Hiding behind a log I saw the River Cat hunting. Among its habits…it is an ambush predator that conceals itself along the trails used by its prey which includes other small mammals and birds.
Once it was a common small predator found throughout the Midwest of the continent, but was persecuted and destroyed because it unfortunately developed a taste for chickens and other small livestock. It was poisoned and trapped and extirpated from the majority of its former range. Small remnant populations have clung on enjoying the protection they have found in state and national parks.
I watched this River Cat for several minutes before it discovered me! It wasn’t sure what I was and it jumped up onto a large log for a better look. At this point, I wasn’t sure what it was going to do…but I kept on taking pictures. Here is a close up of its head which illustrates one peculiarity about this beast.
River Cats have mismatched eyes. There is an old pioneer wives’ tale that the secret to this cat’s hunting success lies in locking its gaze with that of its prey’s. In effect, it momentarily hypnotizes its quarry before coming in to make the kill. Whether or not there is any paralyzing effect at all has never been formally proven.

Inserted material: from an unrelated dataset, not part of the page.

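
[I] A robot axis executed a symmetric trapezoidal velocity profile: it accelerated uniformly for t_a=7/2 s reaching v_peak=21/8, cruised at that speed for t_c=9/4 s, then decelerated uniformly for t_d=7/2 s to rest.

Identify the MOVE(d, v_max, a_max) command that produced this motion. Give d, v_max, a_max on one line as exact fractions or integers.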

Once this unusual cat discovered that I was neither food nor threat it moved on. I tagged behind at a respectful distance. I followed it near the river before it gave me the slip. Knowing that it was probably hungry, the thought crossed my mind that it might try to ambush one of the wading birds I saw earlier. Picking up my collecting bag and walking stick I headed back down to the river. Unfortunately, my luck didn’t hold out and I wasn’t treated to a real life moment where hunter meets prey. I never saw the River Cat again, but I do have a few photos to prove it was here.